Le rôle des médias et celui des sciences sociales sont complémentaires. Il y a une dimension scientifique qui est d’ordre culturel, sociologique, psychologique, etc. Il y a un des experts en sciences sociales qui parlait de cosmogonie, des croyances, des principes, des normes qui nous gouvernent et qui doivent être compris et pris en compte dans le type d’information qu’on doit apporter à une communauté ou à un individu pour demander sa participation à un essai clinique. On a besoin d’experts en sciences sociales pour traiter ce genre de questions sous l’angle scientifique. Forcément, après, les médias ont un rôle important à jouer dans la vulgarisation de cette information lorsqu’elle est déjà traitée de façon scientifique par ces experts.
 

A quels types de difficultés êtes-vous confrontés dans vos activités ?

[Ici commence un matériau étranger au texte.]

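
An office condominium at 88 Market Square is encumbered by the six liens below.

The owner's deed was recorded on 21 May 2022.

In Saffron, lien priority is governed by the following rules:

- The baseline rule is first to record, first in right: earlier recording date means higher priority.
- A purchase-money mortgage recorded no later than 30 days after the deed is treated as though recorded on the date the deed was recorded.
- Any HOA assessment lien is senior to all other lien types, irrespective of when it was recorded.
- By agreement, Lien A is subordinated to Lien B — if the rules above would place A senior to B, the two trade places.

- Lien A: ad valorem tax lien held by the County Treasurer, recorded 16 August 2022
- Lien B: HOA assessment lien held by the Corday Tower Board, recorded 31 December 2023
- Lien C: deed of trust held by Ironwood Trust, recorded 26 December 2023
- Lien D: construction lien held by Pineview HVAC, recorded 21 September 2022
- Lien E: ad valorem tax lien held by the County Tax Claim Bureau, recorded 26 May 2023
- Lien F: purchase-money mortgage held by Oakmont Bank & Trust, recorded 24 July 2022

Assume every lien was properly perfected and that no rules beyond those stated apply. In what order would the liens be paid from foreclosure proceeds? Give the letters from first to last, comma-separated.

B, F, A, D, E, C

Effective dates after the stated exceptions: F was recorded 64 days after the deed — beyond 30 days — so no relation-back applies.
B is an HOA assessment lien, so it outranks all other liens regardless of date.
Ordering the rest by effective date: F (24 July 2022), A (16 August 2022), D (21 September 2022), E (26 May 2023), C (26 December 2023).
Since A is not senior to B, the subordination leaves the order unchanged.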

Il y a principalement la question de l’accès au matériel technique. Notre travail demande par exemple beaucoup de réactifs ; et ces réactifs doivent être importés. Donc, leur disponibilité dans les délais souhaités reste une de nos difficultés majeures. En outre, ce n’est pas toujours facile d’assurer la maintenance du plateau technique. Cela nous amène à solliciter souvent une expertise hors des frontières du continent. Mais, nous avons aussi le souci de pérennité parce que nous sommes financés presque exclusivement sur les projets de recherche. C’est vrai que l’Etat gabonais soutient de plus en plus le Cermel sous diverses formes, en prenant par exemple en charge notre consommation d’électricité. Mais, il serait aussi intéressant pour nous d’avoir une subvention pérenne pour soutenir un certain nombre de besoins de fonctionnement qui ne seraient plus dépendants des projets.